Read “The Presentation Secrets of Steve Jobs” (Carmine Gallo, Columnist at Businessweek.com is the author) Copyright 2010. It is a great find and has much practical advice on marketing and presentations. I recently applied some of the strategies with excellent results. Here are a few of the highlights:
1. With Powerpoint slides DO NOT use bullets. Instead, think of a minimalist, zen approach, with a few key words, and perhaps some beautiful visuals. Create an atmosphere for the audience.
2. Consider a factor of three and do not have more than 3 points for any concept.
3. Set the stage by naming an antagonist early in the presentation and then deliver the fix. For many educational presentations, the antagonist will be AYP and factors interfering with student achievement.
I encourage teachers to apply these strategies when working with students and to create an air of mystery or a challenge to pull students into the assignment. For example, one could say “Columbus was the first explorer to sail to the new world” or the lesson could begin with a “hook” such as “Imagine that you are approaching the Queen of Spain, planning to set out to make a journey that has never been done before. You know that others set out and did not return…” We want students to be engaged with the topics, to put themselves in the scene.

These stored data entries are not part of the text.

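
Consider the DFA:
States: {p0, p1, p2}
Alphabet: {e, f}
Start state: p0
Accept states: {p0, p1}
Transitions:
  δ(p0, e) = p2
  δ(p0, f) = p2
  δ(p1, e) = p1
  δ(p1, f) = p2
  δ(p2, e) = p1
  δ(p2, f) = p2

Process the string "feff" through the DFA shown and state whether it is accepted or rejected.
Processing string "feff":
  p0 --f--> p2
  p2 --e--> p1
  p1 --f--> p2
  p2 --f--> p2
Final state: p2
Accept states: {p0, p1}
No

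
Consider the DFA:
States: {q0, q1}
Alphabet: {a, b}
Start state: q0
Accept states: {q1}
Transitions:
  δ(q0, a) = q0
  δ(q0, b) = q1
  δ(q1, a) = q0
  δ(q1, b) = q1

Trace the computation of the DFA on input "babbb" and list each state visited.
read 'b': q0 → q1
  read 'a': q1 → q0
  read 'b': q0 → q1
  read 'b': q1 → q1
  read 'b': q1 → q1
q0 -> q1 -> q0 -> q1 -> q1 -> q1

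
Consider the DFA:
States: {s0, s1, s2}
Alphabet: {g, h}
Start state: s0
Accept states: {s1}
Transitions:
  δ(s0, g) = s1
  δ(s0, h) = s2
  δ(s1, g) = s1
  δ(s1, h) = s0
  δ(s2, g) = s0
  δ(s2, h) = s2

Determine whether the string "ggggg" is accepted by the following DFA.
Processing string "ggggg":
  s0 --g--> s1
  s1 --g--> s1
  s1 --g--> s1
  s1 --g--> s1
  s1 --g--> s1
Final state: s1
Accept states: {s1}
Yes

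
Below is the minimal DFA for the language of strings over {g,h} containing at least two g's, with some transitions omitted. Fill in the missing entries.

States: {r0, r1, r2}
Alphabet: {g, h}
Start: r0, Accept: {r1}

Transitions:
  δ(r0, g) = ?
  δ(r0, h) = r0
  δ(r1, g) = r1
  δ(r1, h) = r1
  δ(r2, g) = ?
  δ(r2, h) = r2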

From my work with yoga and meditation I have also learned the importance of working with energy and creating a classroom where students and teachers are energized. If yawning sets in, teachers may need to shift activities. One way to stay ahead of the boredom is to pay attention to time and note over a few days when the boredom or restlessness starts to occur. With this information, teachers can then shift subjects a minute or two before. This will vary with each class as classes have unique personalities and needs.
I am challenging teachers to create at least one “wow” lesson a day.